The hotel business is thriving worldwide with an impressive 550 billion U.S. dollars revenue expected to come in this year as reported by Statista. No wonder investors are so eager to devote their money to international hotel franchises. Dimitrios Kosvogiannis's world-touring has taken him all over the globe, allowing him to experience the cuisines first-hand. Dimitris Kosvogiannis has served in hospitality for 15 years. Much of his initial industry practice – and victory – came as Resident and Operations Manager at Couples Resorts.

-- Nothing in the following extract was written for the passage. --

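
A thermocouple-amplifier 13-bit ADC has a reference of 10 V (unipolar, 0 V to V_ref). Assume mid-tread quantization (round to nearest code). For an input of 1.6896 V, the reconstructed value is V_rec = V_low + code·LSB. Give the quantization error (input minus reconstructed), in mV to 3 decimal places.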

An increasing number of entrepreneurs are turning towards the hotel industry when they think of buying a business.


It can be difficult to land a profitable deal if you are unsure of how to proceed. Here are some common errors to avoid when purchasing an existing hotel business.



1. Ignoring full disclosure


When you meet the seller, they will present a well-rehearsed pitch to entice you into purchasing their hotel. That's understandable but you should not allow future potential to cloud your judgment of the present. What matters, in the end, is the actual business you receive not what it could be in a couple of years. Make a point to focus on the liabilities that come with that purchase. Having facts and figures about essentials like rents, wages, employees, contracts, taxes, etc. will paint a realistic picture in your mind.


2. Neglecting due diligence


Never take the seller's word for it. It's not personal just business. Always ask for numbers outright but double-check them. It is your right to ask for proper documents and reports that depict the investments and cash flow of the establishment. Hire professional brokers, accountants, and lawyers who are experienced in handling hotel purchases.




3. Unprepared for a lifestyle change


It's always unwise to buy a business before understanding how it functions on a daily basis and your involvement in it. Hotels operate 24/7 so do not expect to be free on nights and weekends all the time. An excellent way to get accustomed to it is to come to an agreement with the seller about offering a free crash course in running a hotel.


4. Overlooking contracts


A hotel needs plenty of supplies so there are fixed contracts with vendors you must look into before closing the deal. Check the quality of the supplies and the reliability of the vendor. It is very important to ensure there are no overdue payments that may be piled on you because you were clueless about them.





5. Disregarding outstanding rent


There are often regular rental agreements signed by the hotel for daily supplies, furnishings, etc. So take an inventory of all the hotel assets and how many of them are rentals. Request a full history of those rentals to confirm none of the rent is still due to be paid. Such small expenses could pile up to create debts for you after you sign the deal unaware of them.


6. Not checking bookings


Apart from regular check-ins hotels hire out halls and conference rooms for corporate and private events. Take note of all the future bookings made by clients. These usually have advance deposits so you have to be certain all of those payments have been paid to you not the seller.